Researchers at the Mayo Clinic found that use of EHRs (or computerized physician order entries -- CPOEs) was associated with lower satisfaction with time spent on clerical tasks, with nearly half of physicians saying the amount of time spent on clerical tasks was unreasonable. No wonder the AMA CEO recently complained that physicians were turning into the "most expensive data entry force on the face of the planet."
Not surprisingly, 63% of physicians believed EHRs made their jobs less efficient. Also not surprisingly, their use was associated with a higher rate of physician burnout. Most importantly, physicians were split on whether EHRs improved patient care or not.
It is almost shocking that "only" 44% said they were dissatisfied with EHRs.
The burnout is a problem not just for the physicians themselves, but also for patients. As the lead author said,
Burnout has been shown to erode quality of care, increase risk of medical errors, and lead physicians to reduce clinical work hours, suggesting that the net effect of these electronic tools on quality of care for the U.S. health care system is less clear.That doesn't sound like a good return on our $33b HITECH investment, does it?
A separate study by researchers at Cleveland State University agreed that EHRs presented a number of "clear challenges," including increased workload for caregivers, issues around trust in the technology and the information in it, and a perceived over-reliance on technology.
The CSU study found that, in many cases, physicians simply created "workarounds" to circumvent aspects of the EHR, a finding that was echoed by a VA study looking at EHRs and test results. The VA study found that 43% of physicians used EHR workarounds to follow-up on test results, most commonly paper-based methods like sticky notes.
The respondents complained it was hard to find test results in the EHR a second time, that the EHRs generated an overload of alerts and reminders, and that paper was necessary to track results from providers not on the same EHR.
Yet another study found that one of the most common workarounds by health care professionals had to do with cybersecurity. They've found lots of creative ways to do so, including posting sticky notes with passwords, passwords shared by entire hospital units, and preventing automatic logouts.
The authors concluded:
"We find, in fact, that workarounds to cyber security are the norm, rather than the exception. They not only go unpunished, they go unnoticed in most settings — and often are taught as correct practice."No wonder hackers are having a field day with health data.
Interestingly, as much as we see physician complaints about EHRs, the CSU researchers warned of a "culture of silence" that physicians found in their organizations which keeps them from speaking up about issues with EHRs and ensuring that they are properly addressed.
Since health systems are spending millions of dollars on implementing EHRs, they may not be eager to hear physicians complain about them. It may be easier to chalk issues up to short-term implementation snafus or to user error, rather than to structural issues with the EHRs they've chosen.
The authors of the various studies had similar recommendations, urging that future generations of EHRs needed to do a better job of integrating with clinical workflow, as if this was a novel idea. It begs the question: how has so much money been spent on products used by so many health professionals for so long now, with such dismal results?
And despite all that spending and all those headaches, we're still failing on key goals. There's not much confidence by anyone that EHRs are helping patient care, we're still failing at sharing patient data across providers (which Commonwealth Fund president David Blumenthal calls "the biggest obstacle to the health care revolution"), and we're not making it easier for physicians to do their job.
For example, an analysis of drug treatments on 250 million people with diabetes, hypertension, and depression found that at least one on ten patients had a unique course of drugs, one that no one else had. That figure as as high as 25% of hypertension patients. This is the kind of variability that electronic records make possible to detect, and that EHRS should be able to instantly warn about - both to the prescribing physician and to the persons/organizations overseeing/regulating them.
Yet here we still are.
At the risk of grossly oversimplifying, the problem that current EHRs are really "solving" is that most health care records were still on paper. We're fixing that problem all right, but that's not one of health care's big issues.

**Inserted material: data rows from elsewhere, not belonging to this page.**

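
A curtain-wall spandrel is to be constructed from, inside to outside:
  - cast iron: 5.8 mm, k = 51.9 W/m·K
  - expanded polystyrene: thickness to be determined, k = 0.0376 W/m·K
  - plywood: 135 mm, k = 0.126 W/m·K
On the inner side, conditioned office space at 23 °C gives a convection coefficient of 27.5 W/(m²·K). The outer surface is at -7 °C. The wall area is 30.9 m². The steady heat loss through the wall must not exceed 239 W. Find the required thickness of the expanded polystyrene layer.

Thermal resistances in series:
R_inner film = 1/(h_i·A) = 1/(27.5×30.9) = 0.001177 K/W
R_cast iron = L/(kA) = 0.0058/(51.9×30.9) = 3.617×10^-6 K/W
R_plywood = L/(kA) = 0.135/(0.126×30.9) = 0.03467 K/W
Sum of the known resistances R_other = 0.03585 K/W
Required total resistance R_tot = ΔT/Q_allow = 30/239 = 0.1255 K/W
R_expanded polystyrene = R_tot − R_other = 0.08967 K/W
L = R·k·A = 0.08967×0.0376×30.9

L ≈ 104 mm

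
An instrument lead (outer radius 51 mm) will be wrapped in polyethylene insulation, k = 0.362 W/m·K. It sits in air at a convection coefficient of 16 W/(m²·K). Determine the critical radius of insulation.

r_cr ≈ 22.6 mm

For a cylinder r_cr = k/h = 0.362/16
r_cr = 22.6 mm; since the bare radius (51 mm) is above r_cr, any added insulation will reduce heat loss.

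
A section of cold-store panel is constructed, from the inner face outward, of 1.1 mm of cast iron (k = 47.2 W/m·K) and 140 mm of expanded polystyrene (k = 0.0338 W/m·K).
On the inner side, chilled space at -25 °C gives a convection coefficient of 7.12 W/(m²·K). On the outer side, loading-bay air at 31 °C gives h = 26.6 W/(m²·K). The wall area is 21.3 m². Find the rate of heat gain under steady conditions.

Q ≈ 276 W

Series thermal resistances:
R_inner film = 1/(h_i·A) = 1/(7.12×21.3) = 0.006594 K/W
R_cast iron = L/(kA) = 0.0011/(47.2×21.3) = 1.094×10^-6 K/W
R_expanded polystyrene = L/(kA) = 0.14/(0.0338×21.3) = 0.1945 K/W
R_outer film = 1/(h_o·A) = 1/(26.6×21.3) = 0.001765 K/W
R_total = 0.2028 K/W
Q = ΔT / R_total = 56 / 0.2028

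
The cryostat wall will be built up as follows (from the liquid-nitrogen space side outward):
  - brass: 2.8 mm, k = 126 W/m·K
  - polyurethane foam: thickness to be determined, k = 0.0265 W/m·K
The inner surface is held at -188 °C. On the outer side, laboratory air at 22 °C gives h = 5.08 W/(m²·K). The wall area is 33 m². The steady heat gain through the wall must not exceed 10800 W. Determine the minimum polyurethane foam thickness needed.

L ≈ 11.8 mm

Series thermal resistances:
R_brass = L/(kA) = 0.0028/(126×33) = 6.734×10^-7 K/W
R_outer film = 1/(h_o·A) = 1/(5.08×33) = 0.005965 K/W
Sum of the known resistances R_other = 0.005966 K/W
Required total resistance R_tot = ΔT/Q_allow = 210/10800 = 0.01944 K/W
R_polyurethane foam = R_tot − R_other = 0.01348 K/W
L = R·k·A = 0.01348×0.0265×33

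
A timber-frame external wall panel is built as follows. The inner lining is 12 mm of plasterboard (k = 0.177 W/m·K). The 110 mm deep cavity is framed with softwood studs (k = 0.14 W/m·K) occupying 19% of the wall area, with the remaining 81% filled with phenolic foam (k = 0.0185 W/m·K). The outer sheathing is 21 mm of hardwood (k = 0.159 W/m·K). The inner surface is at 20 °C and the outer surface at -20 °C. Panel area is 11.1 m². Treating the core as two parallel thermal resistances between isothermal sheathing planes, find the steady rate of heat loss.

Sheathing layers in series; stud and cavity paths in parallel between them.
R_inner = 0.012/(0.177×11.1) = 0.006108 K/W
R_stud  = 0.11/(0.14×0.19×11.1) = 0.3726 K/W
R_cav   = 0.11/(0.0185×0.81×11.1) = 0.6613 K/W
1/R_core = 1/R_stud + 1/R_cav → R_core = 0.2383 K/W
R_outer = 0.021/(0.159×11.1) = 0.0119 K/W
R_total = 0.2563 K/W
Q = ΔT/R_total = 40/0.2563

Q ≈ 156 W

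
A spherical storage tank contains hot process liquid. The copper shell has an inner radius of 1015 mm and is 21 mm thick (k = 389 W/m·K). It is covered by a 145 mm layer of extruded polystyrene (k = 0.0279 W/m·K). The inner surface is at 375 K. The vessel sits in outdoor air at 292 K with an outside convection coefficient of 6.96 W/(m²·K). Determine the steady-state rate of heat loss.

For a spherical shell R = (1/r₁ − 1/r₂)/(4πk); film R = 1/(h·4πr²). In series:
R_copper shell = (1/1.015 − 1/1.036)/(4π×389) = 4.085×10^-6 K/W
R_extruded polystyrene = (1/1.036 − 1/1.181)/(4π×0.0279) = 0.338 K/W
R_outer film = 1/(h·4πr_o²) = 1/(6.96×4π×1.181²) = 0.008197 K/W
R_total = 0.3462 K/W
Q = ΔT/R_total = 83/0.3462

Q ≈ 240 W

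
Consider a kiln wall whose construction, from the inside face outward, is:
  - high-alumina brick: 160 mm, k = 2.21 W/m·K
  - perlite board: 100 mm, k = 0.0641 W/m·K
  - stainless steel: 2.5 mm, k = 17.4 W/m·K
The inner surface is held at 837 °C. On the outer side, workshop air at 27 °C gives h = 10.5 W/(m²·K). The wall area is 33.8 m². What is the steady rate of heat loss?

Model the wall as resistances in series:
R_high-alumina brick = L/(kA) = 0.16/(2.21×33.8) = 0.002142 K/W
R_perlite board = L/(kA) = 0.1/(0.0641×33.8) = 0.04616 K/W
R_stainless steel = L/(kA) = 0.0025/(17.4×33.8) = 4.251×10^-6 K/W
R_outer film = 1/(h_o·A) = 1/(10.5×33.8) = 0.002818 K/W
R_total = 0.05112 K/W
Q = ΔT / R_total = 810 / 0.05112

Q ≈ 15800 W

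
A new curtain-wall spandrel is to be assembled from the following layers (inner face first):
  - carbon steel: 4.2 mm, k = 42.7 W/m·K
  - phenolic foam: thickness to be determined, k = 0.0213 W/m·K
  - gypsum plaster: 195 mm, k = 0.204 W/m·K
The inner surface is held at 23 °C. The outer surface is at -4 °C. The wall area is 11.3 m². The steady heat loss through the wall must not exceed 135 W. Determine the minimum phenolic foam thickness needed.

L ≈ 27.8 mm

Model the wall as resistances in series:
R_carbon steel = L/(kA) = 0.0042/(42.7×11.3) = 8.704×10^-6 K/W
R_gypsum plaster = L/(kA) = 0.195/(0.204×11.3) = 0.08459 K/W
Sum of the known resistances R_other = 0.0846 K/W
Required total resistance R_tot = ΔT/Q_allow = 27/135 = 0.2 K/W
R_phenolic foam = R_tot − R_other = 0.1154 K/W
L = R·k·A = 0.1154×0.0213×11.3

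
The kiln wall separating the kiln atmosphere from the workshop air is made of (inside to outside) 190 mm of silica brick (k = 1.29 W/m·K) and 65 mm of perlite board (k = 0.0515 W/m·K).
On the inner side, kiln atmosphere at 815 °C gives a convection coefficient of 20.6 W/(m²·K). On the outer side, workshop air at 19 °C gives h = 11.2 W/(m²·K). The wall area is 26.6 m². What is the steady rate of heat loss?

Treating each layer as a thermal resistance in series:
R_inner film = 1/(h_i·A) = 1/(20.6×26.6) = 0.001825 K/W
R_silica brick = L/(kA) = 0.19/(1.29×26.6) = 0.005537 K/W
R_perlite board = L/(kA) = 0.065/(0.0515×26.6) = 0.04745 K/W
R_outer film = 1/(h_o·A) = 1/(11.2×26.6) = 0.003357 K/W
R_total = 0.05817 K/W
Q = ΔT / R_total = 796 / 0.05817

Q ≈ 13700 W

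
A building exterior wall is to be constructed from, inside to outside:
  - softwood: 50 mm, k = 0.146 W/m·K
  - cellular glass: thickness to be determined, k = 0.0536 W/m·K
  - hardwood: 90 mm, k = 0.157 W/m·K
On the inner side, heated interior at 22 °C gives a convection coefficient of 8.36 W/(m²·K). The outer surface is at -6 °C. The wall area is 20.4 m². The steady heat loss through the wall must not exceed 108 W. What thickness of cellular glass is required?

Series thermal resistances:
R_inner film = 1/(h_i·A) = 1/(8.36×20.4) = 0.005864 K/W
R_softwood = L/(kA) = 0.05/(0.146×20.4) = 0.01679 K/W
R_hardwood = L/(kA) = 0.09/(0.157×20.4) = 0.0281 K/W
Sum of the known resistances R_other = 0.05075 K/W
Required total resistance R_tot = ΔT/Q_allow = 28/108 = 0.2593 K/W
R_cellular glass = R_tot − R_other = 0.2085 K/W
L = R·k·A = 0.2085×0.0536×20.4

L ≈ 228 mm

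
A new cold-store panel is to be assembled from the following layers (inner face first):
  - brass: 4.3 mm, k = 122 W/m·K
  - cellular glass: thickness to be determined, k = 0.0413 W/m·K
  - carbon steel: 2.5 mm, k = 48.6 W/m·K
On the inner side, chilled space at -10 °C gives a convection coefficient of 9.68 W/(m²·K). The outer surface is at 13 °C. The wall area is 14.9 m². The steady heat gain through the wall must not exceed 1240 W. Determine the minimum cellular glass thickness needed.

Model the wall as resistances in series:
R_inner film = 1/(h_i·A) = 1/(9.68×14.9) = 0.006933 K/W
R_brass = L/(kA) = 0.0043/(122×14.9) = 2.365×10^-6 K/W
R_carbon steel = L/(kA) = 0.0025/(48.6×14.9) = 3.452×10^-6 K/W
Sum of the known resistances R_other = 0.006939 K/W
Required total resistance R_tot = ΔT/Q_allow = 23/1240 = 0.01855 K/W
R_cellular glass = R_tot − R_other = 0.01161 K/W
L = R·k·A = 0.01161×0.0413×14.9

L ≈ 7.14 mm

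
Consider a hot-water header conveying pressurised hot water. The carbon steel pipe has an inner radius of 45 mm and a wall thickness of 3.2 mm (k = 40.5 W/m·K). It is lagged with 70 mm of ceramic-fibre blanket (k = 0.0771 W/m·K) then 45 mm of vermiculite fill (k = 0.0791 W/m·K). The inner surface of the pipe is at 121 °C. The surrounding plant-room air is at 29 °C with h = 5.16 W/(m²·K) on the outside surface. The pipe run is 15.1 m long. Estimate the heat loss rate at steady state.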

What we should care about is tracking and improving patients' health. We need better data -- and more information -- in order to coordinate care, reduce duplication of services, measure outcomes, and track performance.
Having ONC certify acceptable EHRs is a classic example of stymieing innovation through government regulation. Through lots of good intentions, we've frozen the market in a very early stage of development, and the physician dissatisfaction with EHRs is the result. Which EHR a provider uses -- or even if they use an EHR at all -- is not the point. The ability to provide the data we need is.

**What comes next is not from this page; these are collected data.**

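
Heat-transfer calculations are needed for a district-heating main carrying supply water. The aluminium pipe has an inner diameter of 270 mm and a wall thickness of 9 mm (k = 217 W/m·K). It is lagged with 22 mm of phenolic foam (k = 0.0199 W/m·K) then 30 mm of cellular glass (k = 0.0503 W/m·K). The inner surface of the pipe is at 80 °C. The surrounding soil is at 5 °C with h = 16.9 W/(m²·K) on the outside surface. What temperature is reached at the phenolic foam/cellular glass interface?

Radial resistances (cylindrical: R_cond = ln(r_o/r_i)/(2πkL), R_conv = 1/(h·2πrL)):
R_aluminium pipe wall = ln(144/135)/(2π×217×1) = 4.733×10^-5 K/W
R_phenolic foam = ln(166/144)/(2π×0.0199×1) = 1.137 K/W
R_cellular glass = ln(196/166)/(2π×0.0503×1) = 0.5256 K/W
R_outer film = 1/(h_o·2πr_oL) = 1/(16.9×2π×0.196×1) = 0.04805 K/W
R_total = 1.711 K/W
Q = ΔT/R_total = 75/1.711
Q = 43.8 W/m
T_interface = T_inner − Q·ΣR(inner→interface) = 80 − 43.8×1.137

T ≈ 30.1 °C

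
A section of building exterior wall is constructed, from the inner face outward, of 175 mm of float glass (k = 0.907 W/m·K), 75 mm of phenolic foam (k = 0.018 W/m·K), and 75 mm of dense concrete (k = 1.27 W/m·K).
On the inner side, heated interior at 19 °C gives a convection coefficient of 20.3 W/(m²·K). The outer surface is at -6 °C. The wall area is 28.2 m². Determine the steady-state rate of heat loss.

Treating each layer as a thermal resistance in series:
R_inner film = 1/(h_i·A) = 1/(20.3×28.2) = 0.001747 K/W
R_float glass = L/(kA) = 0.175/(0.907×28.2) = 0.006842 K/W
R_phenolic foam = L/(kA) = 0.075/(0.018×28.2) = 0.1478 K/W
R_dense concrete = L/(kA) = 0.075/(1.27×28.2) = 0.002094 K/W
R_total = 0.1584 K/W
Q = ΔT / R_total = 25 / 0.1584

Q ≈ 158 W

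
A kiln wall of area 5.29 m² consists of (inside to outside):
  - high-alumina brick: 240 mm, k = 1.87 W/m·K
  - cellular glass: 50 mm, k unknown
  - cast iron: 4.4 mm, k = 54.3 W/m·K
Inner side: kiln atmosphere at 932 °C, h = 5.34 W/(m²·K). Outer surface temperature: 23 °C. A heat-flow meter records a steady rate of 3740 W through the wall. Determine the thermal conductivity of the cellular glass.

k ≈ 0.0515 W/(m·K)

Using the resistance-network approach (series):
R_inner film = 1/(h_i·A) = 1/(5.34×5.29) = 0.0354 K/W
R_high-alumina brick = L/(kA) = 0.24/(1.87×5.29) = 0.02426 K/W
R_cast iron = L/(kA) = 0.0044/(54.3×5.29) = 1.532×10^-5 K/W
Sum of known resistances R_other = 0.05968 K/W
Total R = ΔT/Q = 909/3740 = 0.243 K/W
R_cellular glass = R_total − R_other = 0.1834 K/W
k = L/(R·A) = 0.05/(0.1834×5.29)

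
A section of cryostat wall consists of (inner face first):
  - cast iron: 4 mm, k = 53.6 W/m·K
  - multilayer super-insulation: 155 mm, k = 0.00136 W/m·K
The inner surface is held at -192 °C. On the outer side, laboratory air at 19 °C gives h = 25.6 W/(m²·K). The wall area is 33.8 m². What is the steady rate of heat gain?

Q ≈ 62.6 W

Series thermal resistances:
R_cast iron = L/(kA) = 0.004/(53.6×33.8) = 2.208×10^-6 K/W
R_multilayer super-insulation = L/(kA) = 0.155/(0.00136×33.8) = 3.372 K/W
R_outer film = 1/(h_o·A) = 1/(25.6×33.8) = 0.001156 K/W
R_total = 3.373 K/W
Q = ΔT / R_total = 211 / 3.373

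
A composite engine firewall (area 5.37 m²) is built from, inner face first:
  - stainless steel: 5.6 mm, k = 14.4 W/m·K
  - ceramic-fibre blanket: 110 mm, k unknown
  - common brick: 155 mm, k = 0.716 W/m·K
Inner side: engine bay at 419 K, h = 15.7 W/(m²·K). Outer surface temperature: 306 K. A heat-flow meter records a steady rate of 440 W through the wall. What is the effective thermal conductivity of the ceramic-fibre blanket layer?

Using the resistance-network approach (series):
R_inner film = 1/(h_i·A) = 1/(15.7×5.37) = 0.01186 K/W
R_stainless steel = L/(kA) = 0.0056/(14.4×5.37) = 7.242×10^-5 K/W
R_common brick = L/(kA) = 0.155/(0.716×5.37) = 0.04031 K/W
Sum of known resistances R_other = 0.05225 K/W
Total R = ΔT/Q = 113/440 = 0.2568 K/W
R_ceramic-fibre blanket = R_total − R_other = 0.2046 K/W
k = L/(R·A) = 0.11/(0.2046×5.37)

k ≈ 0.1 W/(m·K)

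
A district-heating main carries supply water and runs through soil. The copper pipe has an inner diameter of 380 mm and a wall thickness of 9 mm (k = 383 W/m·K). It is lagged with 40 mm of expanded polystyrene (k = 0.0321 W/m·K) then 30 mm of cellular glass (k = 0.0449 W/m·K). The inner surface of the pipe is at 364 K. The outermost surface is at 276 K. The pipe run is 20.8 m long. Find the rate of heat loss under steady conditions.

Treating each annulus and film as a series resistance:
R_copper pipe wall = ln(199/190)/(2π×383×20.8) = 9.246×10^-7 K/W
R_expanded polystyrene = ln(239/199)/(2π×0.0321×20.8) = 0.04366 K/W
R_cellular glass = ln(269/239)/(2π×0.0449×20.8) = 0.02015 K/W
R_total = 0.06381 K/W
Q = ΔT/R_total = 88/0.06381

Q ≈ 1380 W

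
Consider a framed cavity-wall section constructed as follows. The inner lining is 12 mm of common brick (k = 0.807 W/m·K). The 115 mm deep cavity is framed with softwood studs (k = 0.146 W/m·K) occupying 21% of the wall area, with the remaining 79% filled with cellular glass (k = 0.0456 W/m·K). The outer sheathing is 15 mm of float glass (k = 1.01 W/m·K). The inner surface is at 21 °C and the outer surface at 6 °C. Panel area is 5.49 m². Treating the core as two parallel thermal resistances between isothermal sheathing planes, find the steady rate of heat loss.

Q ≈ 46.9 W

Sheathing layers in series; stud and cavity paths in parallel between them.
R_inner = 0.012/(0.807×5.49) = 0.002709 K/W
R_stud  = 0.115/(0.146×0.21×5.49) = 0.6832 K/W
R_cav   = 0.115/(0.0456×0.79×5.49) = 0.5815 K/W
1/R_core = 1/R_stud + 1/R_cav → R_core = 0.3141 K/W
R_outer = 0.015/(1.01×5.49) = 0.002705 K/W
R_total = 0.3195 K/W
Q = ΔT/R_total = 15/0.3195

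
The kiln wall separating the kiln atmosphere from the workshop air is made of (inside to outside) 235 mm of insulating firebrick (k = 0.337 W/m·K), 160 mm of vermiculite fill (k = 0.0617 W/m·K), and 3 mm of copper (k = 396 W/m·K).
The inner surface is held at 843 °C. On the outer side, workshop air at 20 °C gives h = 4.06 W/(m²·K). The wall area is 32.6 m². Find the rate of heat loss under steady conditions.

Using the resistance-network approach (series):
R_insulating firebrick = L/(kA) = 0.235/(0.337×32.6) = 0.02139 K/W
R_vermiculite fill = L/(kA) = 0.16/(0.0617×32.6) = 0.07955 K/W
R_copper = L/(kA) = 0.003/(396×32.6) = 2.324×10^-7 K/W
R_outer film = 1/(h_o·A) = 1/(4.06×32.6) = 0.007555 K/W
R_total = 0.1085 K/W
Q = ΔT / R_total = 823 / 0.1085

Q ≈ 7590 W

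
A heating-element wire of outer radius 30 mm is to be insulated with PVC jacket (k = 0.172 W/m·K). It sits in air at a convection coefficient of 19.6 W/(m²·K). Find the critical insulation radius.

For a cylinder r_cr = k/h = 0.172/19.6
r_cr = 8.78 mm; since the bare radius (30 mm) is above r_cr, any added insulation will reduce heat loss.

r_cr ≈ 8.78 mm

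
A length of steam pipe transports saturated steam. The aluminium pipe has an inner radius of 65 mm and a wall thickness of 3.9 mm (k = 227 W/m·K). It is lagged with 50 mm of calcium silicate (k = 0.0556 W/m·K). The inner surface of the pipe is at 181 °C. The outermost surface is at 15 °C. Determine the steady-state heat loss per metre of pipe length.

Treating each annulus and film as a series resistance:
R_aluminium pipe wall = ln(68.9/65)/(2π×227×1) = 4.085×10^-5 K/W
R_calcium silicate = ln(118.9/68.9)/(2π×0.0556×1) = 1.562 K/W
R_total = 1.562 K/W
Q = ΔT/R_total = 166/1.562

q′ ≈ 106 W/m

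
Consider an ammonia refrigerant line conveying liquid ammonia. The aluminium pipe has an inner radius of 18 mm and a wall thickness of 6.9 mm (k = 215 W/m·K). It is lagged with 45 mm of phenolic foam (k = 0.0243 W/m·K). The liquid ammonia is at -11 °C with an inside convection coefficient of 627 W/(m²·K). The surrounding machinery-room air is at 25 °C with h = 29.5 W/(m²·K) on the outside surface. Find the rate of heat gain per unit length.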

Let the market figure out the products that will delight their users while delivering that data.
Imagine what mobile phones would look like if the federal government had mandated in the beginning of the century what they had to do and how they had to do it. We'd probably all be using versions of the classic Blackberry. Most of us would not settle for that, and we shouldn't settle for what EHRs are doing now.
EHRs causing workarounds and physician burnout are the proverbial canaries in the coal mine, signaling we are on the wrong path with them.